Out of the Garrett

Peter Cooley Professor of English, Tulane University

Some people think of the poet as a solitary soul, inhabiting an attic, lines of poetry bursting from head to paper. That’s not me! I’ve gone on record numerous times talking about my writing practice, which means working every day, most of what I write landing in the delete box of my computer.

I’ve always been interested in ekphrastic poems, poems written in response to works of art, whether painting, sculpture, photography or film. My first book of ekphrastic poetry, The Van Gogh Notebook, was written entirely in New Orleans, using books from Howard Tilton. But thanks to funding from Tulane, I’ve been writing poems face-to-face with original works of art. I’ve received grants from the Center for Scholars, the Dean’s office, the English Department and a research fund which accompanies my position as Senior Mellon Professor in the Humanities.

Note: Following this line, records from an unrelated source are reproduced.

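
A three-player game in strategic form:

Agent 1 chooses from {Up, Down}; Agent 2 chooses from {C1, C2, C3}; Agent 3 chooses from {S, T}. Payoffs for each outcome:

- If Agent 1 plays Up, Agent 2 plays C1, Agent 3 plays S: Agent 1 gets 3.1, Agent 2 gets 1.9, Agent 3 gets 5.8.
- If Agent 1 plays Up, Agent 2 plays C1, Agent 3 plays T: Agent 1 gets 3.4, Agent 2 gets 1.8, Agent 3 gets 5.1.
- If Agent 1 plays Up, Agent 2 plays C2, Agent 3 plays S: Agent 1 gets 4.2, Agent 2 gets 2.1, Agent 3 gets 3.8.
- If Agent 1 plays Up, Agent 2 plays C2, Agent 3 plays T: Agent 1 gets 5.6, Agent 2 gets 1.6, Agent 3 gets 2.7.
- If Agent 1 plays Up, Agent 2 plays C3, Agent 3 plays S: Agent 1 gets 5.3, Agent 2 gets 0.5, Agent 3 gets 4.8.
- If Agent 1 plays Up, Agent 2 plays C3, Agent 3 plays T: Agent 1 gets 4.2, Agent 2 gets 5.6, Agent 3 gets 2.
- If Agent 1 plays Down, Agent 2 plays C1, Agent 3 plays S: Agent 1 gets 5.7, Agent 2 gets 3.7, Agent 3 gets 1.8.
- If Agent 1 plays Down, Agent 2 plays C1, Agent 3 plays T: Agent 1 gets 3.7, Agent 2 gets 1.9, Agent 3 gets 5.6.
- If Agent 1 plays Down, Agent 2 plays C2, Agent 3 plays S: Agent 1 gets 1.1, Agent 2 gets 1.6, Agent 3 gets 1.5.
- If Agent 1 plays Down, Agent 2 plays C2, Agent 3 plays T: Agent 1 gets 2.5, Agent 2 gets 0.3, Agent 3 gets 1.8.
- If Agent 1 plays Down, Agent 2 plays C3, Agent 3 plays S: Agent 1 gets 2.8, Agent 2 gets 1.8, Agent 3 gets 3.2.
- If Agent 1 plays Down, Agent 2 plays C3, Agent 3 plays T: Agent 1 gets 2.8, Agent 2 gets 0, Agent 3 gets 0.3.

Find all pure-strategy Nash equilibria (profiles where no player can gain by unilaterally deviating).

The pure Nash equilibria are (Up, C2, S) and (Down, C1, T).

For each strategy profile, look for a profitable unilateral deviation.
(Up, C1, S): Agent 1 can switch to Down (3.1 → 5.7). Not NE.
(Up, C1, T): Agent 1 can switch to Down (3.4 → 3.7). Not NE.
(Up, C2, S): Agent 1 gets 4.2, best alternative 1.1; Agent 2 gets 2.1, best alternative 1.9; Agent 3 gets 3.8, best alternative 2.7. No profitable deviation — NE.
(Up, C2, T): Agent 2 can switch to C1 (1.6 → 1.8). Not NE.
(Up, C3, S): Agent 2 can switch to C1 (0.5 → 1.9). Not NE.
(Up, C3, T): Agent 3 can switch to S (2 → 4.8). Not NE.
(Down, C1, S): Agent 3 can switch to T (1.8 → 5.6). Not NE.
(Down, C1, T): Agent 1 gets 3.7, best alternative 3.4; Agent 2 gets 1.9, best alternative 0.3; Agent 3 gets 5.6, best alternative 1.8. No profitable deviation — NE.
(Down, C2, S): Agent 1 can switch to Up (1.1 → 4.2). Not NE.
(Down, C2, T): Agent 1 can switch to Up (2.5 → 5.6). Not NE.
(Down, C3, S): Agent 1 can switch to Up (2.8 → 5.3). Not NE.
(Down, C3, T): Agent 1 can switch to Up (2.8 → 4.2). Not NE.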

There I was in France, speaking French—but never to the satisfaction of the natives. I was able to navigate my way to the spectacular Rodin Museum and to the artist’s country estate at Meudon. At the Museum, I sat in front of The Age of Bronze for hours, then went to the café mentioned to fiddle further with the poem. I did about twenty more drafts in my hotel room.


WRITTEN IN A CAFÉ, BOULEVARD DE LA TOUR, PARIS AFTER VIEWING RODIN’S The Age of Bronze

Once we, too, were so young, one of the gods,
we thought, lifting one arm above our head,
defying other gods to take us on.

Then the years came, thirty, forty, fifty.
After fifty, everyone is mortal.

But in my room I can assume his pose.
No one but you, reader, knows my secret.
I turn back time. I become a statue.
This is what poetry does: it always lies.

Lift your right arm up above your head.
suspend us while you take on your new age.

This instant you are twenty, all things possible—


But sometimes my subject matter, even when I am pursuing a work of art or architecture, is the all-too-human. As this next poem demonstrates, the speaker is not much interested in the palace and monastery outside Madrid he has come to visit. He finds himself fascinated by his fellow tourists.


El Alcazar in Segovia

Following too closely, the cobblestone street
echoing my feet, they were always there,
the threesome, all about twenty, two girls,
a guy, all blond, all very good-looking
in a chic, well-dressed, MTV kind of way,
always there, every turn.

When I look back,
there they are always, almost on my heels,
our route to the castle one burning ascent,
the Spanish sun relentless in its gaze.
A threesome, I thought: he has a good time
for sure, and then: you’re a pathetic fool.

Next: vertigo at the ticket window.
The guy—cool shades, nose ring, earring, teased hair,
turned back from the window, began to sign.
The girls signed back. It must have been assent.
They entered the castle. I lost all three.

But I still hear them, turning a corner.


I am hoping to put many of my ekphrastic poems together into a book in the near future. Already, I have traveled to Amsterdam and Leiden for Rembrandt, to Paris for Rodin and to Rome and Florence for Michelangelo. Last summer, I wanted to add a woman artist, one who had spent much time in Europe since that is where my other artists worked. The natural choice was Mary Cassatt. Soon, I was on my way to Paris, where she lived most of her life.

I loved Young Woman Sewing In a Garden for its composition and color but was stymied by attempting to write from it. Then I remembered how much I liked Browning’s My Last Duchess in high school: I would write a dramatic monologue in which Cassatt herself speaks. I started writing the first draft of this poem in an overcrowded room of The Louvre, where I told myself I was like visual artists who still come to copy the great Masters.


Young Woman Sewing in a Garden

Reader, enter this painting. I have stilled
the woman’s gaze, her sewing and her hands—
mine, Mary’s—one moment for your eyes.
Hush. Find this resting place within yourself.

Whatever object she is sewing, diaphanous,
nothing but light, filling the picture plane,
and this young woman’s quiet—nothing else seizes it.
I knew that object once. Now you tell me what it is.

Read in such concentration as your gaze,
fixed on the hands, their laboring white space,
reveals to us. I’m giving her to you.
We’re sewing now, admit it, stitch by stitch.

These orange geraniums our audience,
we’re almost done. Or have we just begun?


My ekphrastic poems and my exciting travels led me to apply for and receive an ATLAS Grant two years ago. I drove around Louisiana, interviewing people about the effects of Katrina and the oil spill on their lives. I’ve written 196 pages of a manuscript I need to hone down substantially. But that’s a separate story of poetry-on-location.